Kathleen Parker

‘Kill the messenger’ is still popular in Washington

Updated: 2013-03-03T23:06:33Z

By KATHLEEN PARKER

The Washington Post

— To the world beyond the Beltway, it might not mean much that Bob Woodward of the famed Watergate duo went public with his recent White House run-in.

This would be an oversight.

It also may not mean much that the White House press corps got teed off when they weren’t allowed access to President Barack Obama as he played golf with Tiger Woods. This, too, would be an oversight.

Though not comparable — one appeared to be a veiled threat aimed at one of the nation’s most respected journalists and the other a minor blip in the scheme of things — both are part of a pattern of behavior by the Obama administration that suggests not just thin skin but a disregard for the role of the press and a gradual slide toward a state media.

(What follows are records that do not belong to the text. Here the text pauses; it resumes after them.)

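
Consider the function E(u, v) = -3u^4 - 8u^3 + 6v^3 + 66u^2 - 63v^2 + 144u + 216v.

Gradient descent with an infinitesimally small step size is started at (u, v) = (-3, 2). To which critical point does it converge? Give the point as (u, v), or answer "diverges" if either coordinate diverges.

E is separable, so gradient descent decouples: u follows -∂E/∂u, v follows -∂E/∂v.
∂E/∂u = -12(u - 3)(u + 1)(u + 4); at u=-3 this is -144, so u increases.
∂E/∂v = 18(v - 4)(v - 3); at v=2 this is 36, so v decreases.
The v-coordinate has no critical point in that direction and runs off to infinity.

diverges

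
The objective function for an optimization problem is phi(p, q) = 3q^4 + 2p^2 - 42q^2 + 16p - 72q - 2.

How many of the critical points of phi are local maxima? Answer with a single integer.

0

phi separates as a function of p plus a function of q, so ∇phi=0 decouples.
∂phi/∂p = 4(p + 4) = 0 at p ∈ {-4}; ∂phi/∂q = 12(q - 3)(q + 1)(q + 2) = 0 at q ∈ {-2, -1, 3}.
The Hessian is diagonal: diag(phi_pp, phi_qq). Second derivatives: phi_pp(-4)=4; phi_qq(-2)=60, phi_qq(-1)=-48, phi_qq(3)=240.
Local maxima occur where both diagonal entries negative: none. Count: 0.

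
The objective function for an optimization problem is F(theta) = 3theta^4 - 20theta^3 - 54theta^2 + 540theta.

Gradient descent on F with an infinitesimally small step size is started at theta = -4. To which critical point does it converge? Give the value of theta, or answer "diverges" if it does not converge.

F'(theta) = 12(theta - 5)(theta - 3)(theta + 3), so F'(-4) = -756.
Gradient descent moves in the -F' direction, i.e. theta is increasing.
The nearest critical point in that direction is theta = -3, where F'' = 576 > 0 (a local minimum). The iterate converges there.

-3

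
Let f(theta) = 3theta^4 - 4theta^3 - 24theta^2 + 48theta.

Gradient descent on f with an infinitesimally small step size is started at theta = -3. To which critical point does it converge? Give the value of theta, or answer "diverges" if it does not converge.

f'(theta) = 12(theta - 2)(theta - 1)(theta + 2), so f'(-3) = -240.
Gradient descent moves in the -f' direction, i.e. theta is increasing.
The nearest critical point in that direction is theta = -2, where f'' = 144 > 0 (a local minimum). The iterate converges there.

-2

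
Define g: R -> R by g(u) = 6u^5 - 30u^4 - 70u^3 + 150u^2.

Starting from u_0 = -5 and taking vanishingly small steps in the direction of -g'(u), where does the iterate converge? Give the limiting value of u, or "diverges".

diverges

g'(u) = 30u(u - 5)(u - 1)(u + 2), so g'(-5) = 27000.
Gradient descent moves in the -g' direction, i.e. u is decreasing.
There is no critical point below u=-5, and g' keeps the same sign, so the iterate runs off to −∞.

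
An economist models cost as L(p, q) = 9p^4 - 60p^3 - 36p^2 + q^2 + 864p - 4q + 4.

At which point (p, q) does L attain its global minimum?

L(p,q) separates as A(p) + B(q) + 4, so its minimum is min A + min B + 4.
A'(p) = 36(p - 4)(p - 3)(p + 2) vanishes at p ∈ {-2, 3, 4}; B'(q) = 2q - 4 vanishes at q ∈ {2}.
Local minima of A (where A''>0): A(-2)=-1248, A(4)=1344. Local minima of B: B(2)=-4.
So the global minimum of L is A(-2) + B(2) + 4 = -1248 − 4 + 4 = -1248, attained at (-2, 2).

(-2, 2)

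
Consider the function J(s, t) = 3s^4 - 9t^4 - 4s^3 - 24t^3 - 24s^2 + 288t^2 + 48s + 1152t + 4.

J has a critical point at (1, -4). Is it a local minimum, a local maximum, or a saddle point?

The mixed partial ∂²J/∂s∂t is 0, so the Hessian at any point is diag(J_ss, J_tt) = diag(12(3s^2 - 2s - 4), 36(-3t^2 - 4t + 16)).
At (1, -4): H = diag(-36, -576).
Both eigenvalues are negative, so H is negative definite: a local maximum.

local maximum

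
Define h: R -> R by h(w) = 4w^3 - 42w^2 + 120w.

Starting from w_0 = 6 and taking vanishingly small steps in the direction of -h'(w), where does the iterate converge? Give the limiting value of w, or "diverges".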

This is where oversight can become dangerous.

Understandably, everyday Americans may find this discussion too inside baseball to pay much mind. Why can’t the president play a little golf without a press gaggle watching? As for Woodward, it’s not as though the White House was threatening to bust his kneecaps.

Add to these likely sentiments the fact that Americans increasingly dislike the so-called mainstream media, sometimes for good reason. Distrust of the media, encouraged by alternative media seeking to enhance their own standing, has become a useful tool to the very powers the Fourth Estate was constitutionally endowed to monitor. When the president can bypass media to reach the public, it is not far-fetched to imagine a time — perhaps now? — when the state controls the message.

To recap: Woodward recently wrote an op-ed for The Washington Post placing the sequester debacle on Obama’s desk and accusing the president of “moving the goal posts” by asking for more tax increases.

Before the story was published, Woodward called the White House to tell officials it was coming. A shouting match ensued between Woodward and Gene Sperling, Obama’s economic adviser, followed by an email in which Sperling said Woodward “will regret staking out that claim.”

Though the tone was conciliatory, and Sperling apologized for raising his voice, the message nonetheless caused Woodward to bristle.

Again, Woodward’s kneecaps are probably safe, but the challenge to his facts, and therefore to his character, was unusual given Woodward’s stature. And, how, by the way, might Woodward come to regret it? Sperling’s words, though measured, could be read as: “You’ll never set foot in this White House again.”

Woodward has had greater White House access than any other journalist in town. He would survive without it. He has filled a library shelf with books about the inner workings of this and other administrations.

Woodward, almost 70, is Washington’s Reporter Emeritus. His facts stand up to scrutiny. His motivations withstand the test of objectivity. Sperling obviously assumed that Woodward wouldn’t take offense at the suggestion that he not only was wrong but was endangering his valuable proximity to power.

He assumed, in other words, that Woodward would not do his job. This was an oversight.

All administrations are sensitive to criticism and all push back when such criticism is deemed unfair or inaccurate. But no president since Richard Nixon has demonstrated such overt contempt for the messenger. And, thanks to technological advances in social media, Obama has been able to bypass traditional watchdogs as no other has.

The Obama White House is, to put it politely, fudging as it tries to place the onus of the sequester on Congress. And officials are using the Woodward spat to distract attention.

Killing the messenger is a time-honored method of controlling the message, but we have already spilled that blood. And the First Amendment’s protection of a free press, the purpose of which is to check power and constrain government’s ability to dictate the lives of private citizens, was no oversight.